During preparations for the marking of the fifteenth centenary of Benedict of Nursia's birth in 1980, she was invited to make a six-month conference tour which saw her speak to a variety of peoples in the Holy Land, Australia and Japan. Boulding experienced a minor earthquake during her visit to Japan and reflected that: "If I had only a few more minutes to live, I didn't want to waste them talking to God about my sins. I wanted to thank him for all the love, all the joy." Her third book was entitled The Coming of God, published in 1982. Another book came out that same year, A Touch of God, which consists of monastic journeys that Boulding edited. She was granted permission from the abbess to live as a hermit in January 1985, where she spent the years 1985 to 2004 in Pontrilas in Hertfordshire, along with her dog and cat, while she continued to work heavily. Another book, Gateway to Hope, followed in 1987. She translated St Augustine's Confessiones in 1996, receiving positive acclaim from Rowan Williams for its ‘different level of excellence’. Her translation of the six volumes Expositions of the Psalms between 2000 and 2004 made available the least known of St Augustine's works.
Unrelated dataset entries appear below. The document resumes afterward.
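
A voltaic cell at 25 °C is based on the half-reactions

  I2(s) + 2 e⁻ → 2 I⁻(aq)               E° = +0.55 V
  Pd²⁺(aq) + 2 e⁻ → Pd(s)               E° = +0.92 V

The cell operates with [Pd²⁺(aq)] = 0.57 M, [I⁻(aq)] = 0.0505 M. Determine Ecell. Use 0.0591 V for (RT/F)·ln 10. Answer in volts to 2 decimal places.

Pd²⁺/Pd is reduced (cathode, E° = +0.92 V) and I₂/I⁻ is oxidized (anode).
E°cell = E°cat − E°an = +0.92 − (+0.55) = +0.37 V; n = 2.
The balanced reaction is Pd²⁺(aq) + 2 I⁻(aq) → Pd(s) + I2(s), so Q = 1 / ([Pd²⁺(aq)]·[I⁻(aq)]^2) = 688 and log Q = 2.838.
By the Nernst equation, E = +0.37 − (0.0591/2)·(2.838) = +0.29 V.

+0.29 V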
===Last years and death===

When she returned to Stanbrook for the final time in February 2004, Boulding was appointed librarian and supervised the transfer of more than 40,000 books in preparation for the community's moving to Wass in North Yorkshire. She said of the move: "Life goes on. It is not as if it is all a loss and grief and misery." Boulding then served a second term as sub-abbess from 2006 to 2008, and then abbess between 2008 and 2009. During this period she became a member of the Roman missal editorial committee and spent her final days translating, revising and travelling. Her work for the committee led to the Vatican appointing her to a committee to look over the prayers of the Liturgy of Hours in 2008. She was diagnosed with oesophageal cancer in Lent 2009 and refused most treatment apart from palliative measures. Three days before her death, she completed Journey to Easter, a series of meditations detailing her experiences of the Resurrection through pain and suffering. The book was published by Continuum posthumously. She died at the new Stanbrook on 11 November 2009, having insisted that no Latin be read at her funeral at Ampleforth Abbey.